Oh, one more thing,,,I just happened to have a finished drawer, I have move form spot to spot, I made that I changed my mind on and I never used. What a absolute great idea you have given me on both using that drawer before it adventually gets destroyed and then,,,,using it to store all of my recient purchaced Milescraft stuff. As you illustrated,,, gota say,,"Do you believe thing just accidently happen" Neat idea, Lee !!!

Talk to ya latter,,,hope so,,,,,,,,,John


----------



## N'awlins77 (Feb 25, 2011)

Hey John, 

If it's the post about painting the signs, I already did reply over on that post, on what I do. Go back to that thread for more details, but after trying all the different paints that I've read about here, I've gone back to regular paint and using a hand held electric planer. Takes a little practice, but let me tell ya, it beat the hell out of using all those sanding belts!! I was almost turned off on sign making, until I discovered this little jewel!

Oh and glad I could inspire you on the use of your finishing drawer! ;o)


----------



## john880 (Aug 18, 2010)

Thanks Lee, 
Again I replied also over there. Just how many. "over there's", are there, on one subject ????

just looking threw my eyes mind you, the reason I described "Over There" on my other post as to the reason for me to first put my letters onto paper. Is that I think when you use Milescraft rigid lettering form by it's self, the letters themselves are to far apart. It has to be due to the reinforcement that has to be between the plastic letter blocks, forcing it to be so. This was something early on emphasized in my drafting class on lettering blueprints before CAD. To make my point further but also you can verify it by looking over on youtube, at all of the CNC created signs. note how close the letters are spaced, evenly but ALOT closer but so much more pleasant for anyones eyes to scan to read. a matter of o p i n i o n of course.

Lee something that I use that you might want to try. On the market there is a roll of thin absolutely non slip rubber shelving strips. Used a lot in the RV world to keep dishes in place while the trailer is bouncing down the road. This rubber (1/16" thick) can be easily cut into what ever strip sizes you need to set under a piece in Woodworking, that with a clamp it just will not move. As you show in your photo, it would help lock down the Milescraft rigid letter form ends. I found out it sure works for me, using that same prociedure. I have bough several rolls of these down threw the years, and keep the still reusable cut strips, in a plastic Walmart bag hung up on a lower hook in my shop.

Almost forgot Lee, you know where Milescraft uses two Semicolon's side by side on one plastic letter form ? Well in making one of my signs I picked the wrong one, Yelp ruined that whole sign. Your idea, of taking the time to tape, to anyone out there thinking of buying and using this Milescraft form of lettering that bit of advice is one sure a great one !!!! Murphy's law, "If It Can Happen, It Sure Will" !!!!


----------



## N'awlins77 (Feb 25, 2011)

john880 said:


> Thanks Lee,
> Again I replied also over there. Just how many. "over there's", are there, on one subject ????

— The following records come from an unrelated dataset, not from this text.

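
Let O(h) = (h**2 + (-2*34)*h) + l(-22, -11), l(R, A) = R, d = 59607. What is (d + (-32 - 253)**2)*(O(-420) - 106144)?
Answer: 13913356608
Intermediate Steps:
O(h) = -22 + h**2 - 68*h (O(h) = (h**2 + (-2*34)*h) - 22 = (h**2 - 68*h) - 22 = -22 + h**2 - 68*h)
(d + (-32 - 253)**2)*(O(-420) - 106144) = (59607 + (-32 - 253)**2)*((-22 + (-420)**2 - 68*(-420)) - 106144) = (59607 + (-285)**2)*((-22 + 176400 + 28560) - 106144) = (59607 + 81225)*(204938 - 106144) = 140832*98794 = 13913356608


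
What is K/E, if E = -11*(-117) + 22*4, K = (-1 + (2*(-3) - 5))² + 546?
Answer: 138/275 ≈ 0.50182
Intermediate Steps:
K = 690 (K = (-1 + (-6 - 5))² + 546 = (-1 - 11)² + 546 = (-12)² + 546 = 144 + 546 = 690)
E = 1375 (E = 1287 + 88 = 1375)
K/E = 690/1375 = 690*(1/1375) = 138/275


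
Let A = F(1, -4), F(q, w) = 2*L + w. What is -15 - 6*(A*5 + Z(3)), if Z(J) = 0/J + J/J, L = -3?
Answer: 279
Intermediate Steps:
F(q, w) = -6 + w (F(q, w) = 2*(-3) + w = -6 + w)
A = -10 (A = -6 - 4 = -10)
Z(J) = 1 (Z(J) = 0 + 1 = 1)
-15 - 6*(A*5 + Z(3)) = -15 - 6*(-10*5 + 1) = -15 - 6*(-50 + 1) = -15 - 6*(-49) = -15 + 294 = 279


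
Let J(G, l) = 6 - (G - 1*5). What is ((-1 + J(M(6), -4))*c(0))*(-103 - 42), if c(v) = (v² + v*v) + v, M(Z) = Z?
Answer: 0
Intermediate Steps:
J(G, l) = 11 - G (J(G, l) = 6 - (G - 5) = 6 - (-5 + G) = 6 + (5 - G) = 11 - G)
c(v) = v + 2*v² (c(v) = (v² + v²) + v = 2*v² + v = v + 2*v²)
((-1 + J(M(6), -4))*c(0))*(-103 - 42) = ((-1 + (11 - 1*6))*(0*(1 + 2*0)))*(-103 - 42) = ((-1 + (11 - 6))*(0*(1 + 0)))*(-145) = ((-1 + 5)*(0*1))*(-145) = (4*0)*(-145) = 0*(-145) = 0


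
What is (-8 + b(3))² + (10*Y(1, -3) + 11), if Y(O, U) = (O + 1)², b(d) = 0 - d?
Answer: 172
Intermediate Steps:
b(d) = -d
Y(O, U) = (1 + O)²
(-8 + b(3))² + (10*Y(1, -3) + 11) = (-8 - 1*3)² + (10*(1 + 1)² + 11) = (-8 - 3)² + (10*2² + 11) = (-11)² + (10*4 + 11) = 121 + (40 + 11) = 121 + 51 = 172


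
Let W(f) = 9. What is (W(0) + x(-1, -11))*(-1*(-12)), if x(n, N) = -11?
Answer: -24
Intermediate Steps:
(W(0) + x(-1, -11))*(-1*(-12)) = (9 - 11)*(-1*(-12)) = -2*12 = -24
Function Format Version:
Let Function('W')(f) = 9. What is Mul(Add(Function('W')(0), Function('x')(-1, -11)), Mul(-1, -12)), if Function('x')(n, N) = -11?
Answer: -24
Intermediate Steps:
Mul(Add(Function('W')(0), Function('x')(-1, -11)), Mul(-1, -12)) = Mul(Add(9, -11), Mul(-1, -12)) = Mul(-2, 12) = -24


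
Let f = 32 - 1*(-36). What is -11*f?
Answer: -748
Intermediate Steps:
f = 68 (f = 32 + 36 = 68)
-11*f = -11*68 = -748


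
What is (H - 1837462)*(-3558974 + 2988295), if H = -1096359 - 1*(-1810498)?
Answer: 641056846317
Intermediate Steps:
H = 714139 (H = -1096359 + 1810498 = 714139)
(H - 1837462)*(-3558974 + 2988295) = (714139 - 1837462)*(-3558974 + 2988295) = -1123323*(-570679) = 641056846317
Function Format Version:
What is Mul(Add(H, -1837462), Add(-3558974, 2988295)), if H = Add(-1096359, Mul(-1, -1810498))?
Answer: 641056846317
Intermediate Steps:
H = 714139 (H = Add(-1096359, 1810498) = 714139)
Mul(Add(H, -1837462), Add(-3558974, 2988295)) = Mul(Add(714139, -1837462), Add(-3558974, 2988295)) = Mul(-1123323, -570679) = 641056846317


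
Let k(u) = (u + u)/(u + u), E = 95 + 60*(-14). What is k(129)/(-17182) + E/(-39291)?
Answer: 12761299/675097962 ≈ 0.018903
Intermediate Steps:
E = -745 (E = 95 - 840 = -745)
k(u) = 1 (k(u) = (2*u)/((2*u)) = (2*u)*(1/(2*u)) = 1)
k(129)/(-17182) + E/(-39291) = 1/(-17182) - 745/(-39291) = 1*(-1/17182) - 745*(-1/39291) = -1/17182 + 745/39291 = 12761299/675097962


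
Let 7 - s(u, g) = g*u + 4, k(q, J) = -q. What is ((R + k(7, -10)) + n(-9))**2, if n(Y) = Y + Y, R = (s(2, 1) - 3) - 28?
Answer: 3025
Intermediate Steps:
s(u, g) = 3 - g*u (s(u, g) = 7 - (g*u + 4) = 7 - (4 + g*u) = 7 + (-4 - g*u) = 3 - g*u)
R = -30 (R = ((3 - 1*1*2) - 3) - 28 = ((3 - 2) - 3) - 28 = (1 - 3) - 28 = -2 - 28 = -30)
n(Y) = 2*Y
((R + k(7, -10)) + n(-9))**2 = ((-30 - 1*7) + 2*(-9))**2 = ((-30 - 7) - 18)**2 = (-37 - 18)**2 = (-55)**2 = 3025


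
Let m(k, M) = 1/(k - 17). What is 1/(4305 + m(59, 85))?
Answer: 42/180811 ≈ 0.00023229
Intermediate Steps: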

Yea, I had to do some thread jumping in my replies, to remember what you said on what thread and what I wanted to say to each thread :wacko:




john880 said:


> Lee something that I use that you might want to try. On the market there is a roll of thin absolutely non slip rubber shelving strips.


Are you talking about the mesh looking tool box drawer linings? If so, I do use that myself, when I'm sanding the signs. Holds pretty good, even with the coarse belt sanding. A little slippage, sometimes.



john880 said:


> Your idea, of taking the time to tape, to anyone out there thinking of buying and using this Milescraft form of lettering that bit of advice is one sure a great one !!!! Murphy's law, "If It Can Happen, It Sure Will" !!!!


Thanks, yea I had a couple of close calls. And I think I actually got that idea from someones post over here.


----------